Sino Biopharm (01177) announced that LM Tech Pharm (Shanghai) Co., Ltd. (LM Tech Pharm), a wholly-owned subsidiary of the group, has independently developed an innovative national Class 1 drug, Viticobatuximab (research code: LM-302), a CLDN18.2 ADC, which is currently undergoing a Phase III pivotal clinical trial (LM302-03-101) for the treatment of third-line and above CLDN18.2-positive locally advanced or metastatic gastric and gastroesophageal junction adenocarcinoma. Patient enrollment has been successfully completed. Notably, LM302 is the world's first CLDN18.2 ADC drug to complete patient enrollment in a pivotal Phase III clinical trial.
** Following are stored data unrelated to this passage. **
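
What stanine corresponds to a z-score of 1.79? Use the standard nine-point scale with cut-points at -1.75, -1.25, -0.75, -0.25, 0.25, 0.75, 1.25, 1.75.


Stanine boundaries: [-1.75, -1.25, -0.75, -0.25, 0.25, 0.75, 1.25, 1.75]
z = 1.79
Check each boundary:
  z >= -1.75 -> could be stanine 2
  z >= -1.25 -> could be stanine 3
  z >= -0.75 -> could be stanine 4
  z >= -0.25 -> could be stanine 5
  z >= 0.25 -> could be stanine 6
  z >= 0.75 -> could be stanine 7
  z >= 1.25 -> could be stanine 8
  z >= 1.75 -> could be stanine 9
Highest qualifying boundary gives stanine = 9

9


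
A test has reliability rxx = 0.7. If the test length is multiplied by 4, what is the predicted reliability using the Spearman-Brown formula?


r_new = (n * rxx) / (1 + (n-1) * rxx)
r_new = (4 * 0.7) / (1 + 3 * 0.7)
r_new = 2.8 / 3.1
r_new = 0.9032

0.9032


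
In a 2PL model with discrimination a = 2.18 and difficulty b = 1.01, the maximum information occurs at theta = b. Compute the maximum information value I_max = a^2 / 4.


For 2PL, max info at theta = b = 1.01
I_max = a^2 / 4 = 2.18^2 / 4
= 4.7524 / 4
I_max = 1.1881

1.1881


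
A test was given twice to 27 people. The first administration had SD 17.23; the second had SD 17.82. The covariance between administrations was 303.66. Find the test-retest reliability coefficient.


r = cov(X,Y) / (SD_X * SD_Y)
r = 303.66 / (17.23 * 17.82)
r = 303.66 / 307.0386
r = 0.989

0.989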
According to a report by Zhitong Finance, Sino Biopharm (01177) announced that its wholly-owned subsidiary, Limin Pharmaceuticals (Shanghai) Co., Ltd. (Limin Pharma), has independently developed an innovative Class 1 national drug called Vitekocutumab (R&D code: LM-302), a CLDN18.2 ADC, which is currently undergoing a Phase III pivotal clinical trial (LM302-03-101) for the treatment of third-line or higher CLDN18.2-positive locally advanced or metastatic gastric and gastroesophageal junction adenocarcinoma. Patient enrollment has been successfully completed. Notably, LM302 is the world's first CLDN18.2 ADC drug to complete patient enrollment in a pivotal Phase III clinical trial.
LM-302 is an antibody-drug conjugate (ADC) targeting CLDN18.2. It achieves precise tumor cell killing by specifically binding to CLDN18.2-positive tumor cells, entering the cells via endocytosis, and releasing small-molecule toxins. As a potential first-in-class (FIC) drug, LM-302 demonstrates strong clinical development potential across multiple gastrointestinal tumors, including gastric cancer, pancreatic cancer, and biliary tract cancer. It is expected to offer new treatment options for patients with low CLDN18.2 expression and low PD-L1 expression.
At the 2025 American Society of Clinical Oncology (ASCO) Annual Meeting, Limin Pharma presented the latest research data on LM-302 in combination with Toripalimab for the treatment of gastric cancer. Among 41 evaluable patients, the objective response rate (ORR) was 65.9%, and the disease control rate (DCR) was 85.4%. In the subgroup of 32 patients with CLDN18.2 expression ≥25%, the ORR reached 71.9%, and the DCR reached 96.9%. Stratified analysis by PD-L1 expression showed an ORR of 63.3% in patients with PD-L1 CPS <1 and an ORR of 77.8% in patients with CPS ≥1. The study indicates that the LM-302 combination regimen demonstrates significant antitumor activity and manageable safety characteristics in CLDN18.2-positive patients.
In addition to the ongoing Phase III pivotal study for third-line or higher CLDN18.2-positive locally advanced or metastatic gastric and gastroesophageal junction adenocarcinoma, LM-302 is planning another Phase III pivotal clinical trial in China in combination with a PD-1 monoclonal antibody for the treatment of first-line CLDN18.2-positive locally advanced or metastatic gastric and gastroesophageal junction adenocarcinoma, further expanding its therapeutic potential in gastric cancer. Moreover, multiple indications for LM-302 have been granted breakthrough therapy designation by the Center for Drug Evaluation (CDE) of the National Medical Products Administration (NMPA) of China and orphan drug designation (ODD) by the U.S. Food and Drug Administration (FDA).
Leveraging the group's robust resource support and industrialization capabilities, Limin Pharma is accelerating the clinical translation and commercialization of more innovative drugs, striving to bring accessible treatment options to cancer patients worldwide.